Farmaco utilizzato per il Parkinson funziona anche per l’Alzheimer: migliora le funzioni cognitive

La rotigotina, un farmaco utilizzato per il Parkinson, funziona anche per l’Alzheimer, migliorando le funzioni cognitive in pazienti ad un livello lieve o moderato di malattia e le loro abilità manuali.

Secondo uno studio clinico condotto dalla Fondazione Santa Lucia, la sostanza produce un miglioramento delle funzioni cognitive nei pazienti con Alzheimer lieve o moderata aprendo a una nuova opzione farmacologica.

Lo studio è stato capitanato da Giacomo Koch, Direttore del laboratorio di Neuropsicofisiologia Sperimentale del Santa Lucia, in collaborazione con Alessandro Martorana dell’Università di Roma Tor Vergata.

Nel corso della ricerca la rotigotina è stata somministrata a 94 pazienti di età compresa tra i 55 e gli 83 anni tramite un cerotto applicato sulla pelle.

Condotto da Giacomo Koch, Direttore del laboratorio di Neuropsicofisiologia Sperimentale del Santa Lucia, in collaborazione con Alessandro Martorana dell’Università di Roma Tor Vergata, il trial ha coinvolto 94 pazienti di età compresa tra 55 e 83 anni.

La rotigotina è un farmaco che agisce sul funzionamento del neurotrasmettitore dopamina.

I trattamenti in uso per l’Alzheimer agiscono sul neurotrasmettitore acetilcolina, ma secondo recenti studi la dopamina funziona a sua volta migliorando le abilità di ragionamento, le cosiddette funzioni esecutive, o funzioni cognitive superiori.

Nel trial, la rotigotina (somministrata attraverso la pelle con un cerotto) ha migliorato le funzioni esecutive, fondamentali per il ragionamento, il giudizio, la memoria di lavoro e l’orientamento.

Ha inoltre migliorato la loro capacità di svolgere le attività quotidiane di routine come lo shopping, la pianificazione, l’igiene personale e l’alimentazione.

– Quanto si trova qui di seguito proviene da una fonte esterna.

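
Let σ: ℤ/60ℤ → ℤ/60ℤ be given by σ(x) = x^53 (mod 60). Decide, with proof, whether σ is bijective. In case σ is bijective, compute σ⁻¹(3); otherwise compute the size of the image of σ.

σ(0) = 0^53 = 0.
σ(30): Repeated squaring mod 60: 30^1 ≡ 30, 30^2 ≡ 30² = 900 ≡ 0, 30^4 ≡ 0² = 0, 30^8 ≡ 0² = 0, 30^16 ≡ 0² = 0, 30^32 ≡ 0² = 0. Since 53 = 32 + 16 + 4 + 1, 30^53 ≡ 0·0·0·30: 0·0 = 0, then 0·0 = 0, then 0·30 = 0. So 30^53 ≡ 0 (mod 60).
So σ(0) = σ(30) = 0 while 0 ≠ 30, hence σ is not injective, hence not bijective.
Since σ is not bijective, we determine |image(σ)|. Computing x^53 mod 60 for each x (by repeated squaring, reducing mod 60 at every step), the values σ(0), σ(1), …, σ(59) are: 0, 1, 32, 3, 4, 5, 36, 7, 8, 9, 40, 11, 12, 13, 44, 15, 16, 17, 48, 19, 20, 21, 52, 23, 24, 25, 56, 27, 28, 29, 0, 31, 32, 33, 4, 35, 36, 37, 8, 39, 40, 41, 12, 43, 44, 45, 16, 47, 48, 49, 20, 51, 52, 53, 24, 55, 56, 57, 28, 59.
The distinct values are {0, 1, 3, 4, 5, 7, 8, 9, 11, 12, 13, 15, 16, 17, 19, 20, 21, 23, 24, 25, 27, 28, 29, 31, 32, 33, 35, 36, 37, 39, 40, 41, 43, 44, 45, 47, 48, 49, 51, 52, 53, 55, 56, 57, 59}; there are 45 of them.

45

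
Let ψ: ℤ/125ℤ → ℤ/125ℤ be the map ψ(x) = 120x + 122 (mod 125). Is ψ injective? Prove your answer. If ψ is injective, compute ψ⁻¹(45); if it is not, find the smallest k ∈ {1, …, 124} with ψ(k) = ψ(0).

25

Recall: ψ is injective when ψ(a) = ψ(b) forces a = b.
We have gcd(120, 125) = 5 > 1. Taking a = 0 and b = 25: ψ(0) = 122 and ψ(25) = 120·25 + 122 = 3122 ≡ 122 (mod 125).
So ψ(0) = ψ(25) while 0 ≠ 25, hence ψ is not injective.
Since ψ is not injective, we find the least positive k with ψ(k) = ψ(0): this means 120k ≡ 0 (mod 125), i.e. 125 ∣ 120k. Since gcd(120, 125) = 5, dividing through by 5 this holds exactly when 25 ∣ 24k, and as gcd(24, 25) = 1, exactly when 25 ∣ k.
The smallest positive such k is 25.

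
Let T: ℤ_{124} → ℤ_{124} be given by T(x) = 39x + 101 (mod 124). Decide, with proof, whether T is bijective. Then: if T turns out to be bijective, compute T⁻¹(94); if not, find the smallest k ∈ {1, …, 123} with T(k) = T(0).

3

If T(s) = T(t), then 39s ≡ 39t (mod 124). Because gcd(39, 124) = 1, we may cancel 39 to get s ≡ t (mod 124).
We now compute 39⁻¹ mod 124 explicitly. Euclid's algorithm: 124 = 3·39 + 7, 39 = 5·7 + 4, 7 = 1·4 + 3, 4 = 1·3 + 1; back-substituting gives 1 = 35·39 − 11·124, so 39⁻¹ ≡ 35 (mod 124).
Then y ↦ 35(y − 101) is a two-sided inverse to T, so every y ∈ ℤ_{124} has a preimage.
So T is bijective.
Since T is bijective, we find T⁻¹(94): we need 39x ≡ 94 − 101 ≡ 117 (mod 124). Using 39⁻¹ = 35: x ≡ 35·117 = 4095 = 33·124 + 3, so x = 3.
Check: T(3) = 39·3 + 101 = 218 = 1·124 + 94 ≡ 94 (mod 124).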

Questo significa preservare la loro indipendenza più a lungo e ridurre l’onere per gli operatori sanitari.

“Questo studio mostra che i pazienti con Alzheimer possono trarre beneficio dalle combinazioni di farmaci che migliorano le funzioni cerebrali interagendo con diversi sistemi di neurotrasmettitori – afferma Koch – e potrebbe aprire a nuove opzioni terapeutiche per ritardare l’insorgenza della demenza di Alzheimer in fase precoce, quando le funzioni cognitive e le capacità di vita quotidiana dei pazienti sono solo lievemente compromesse”.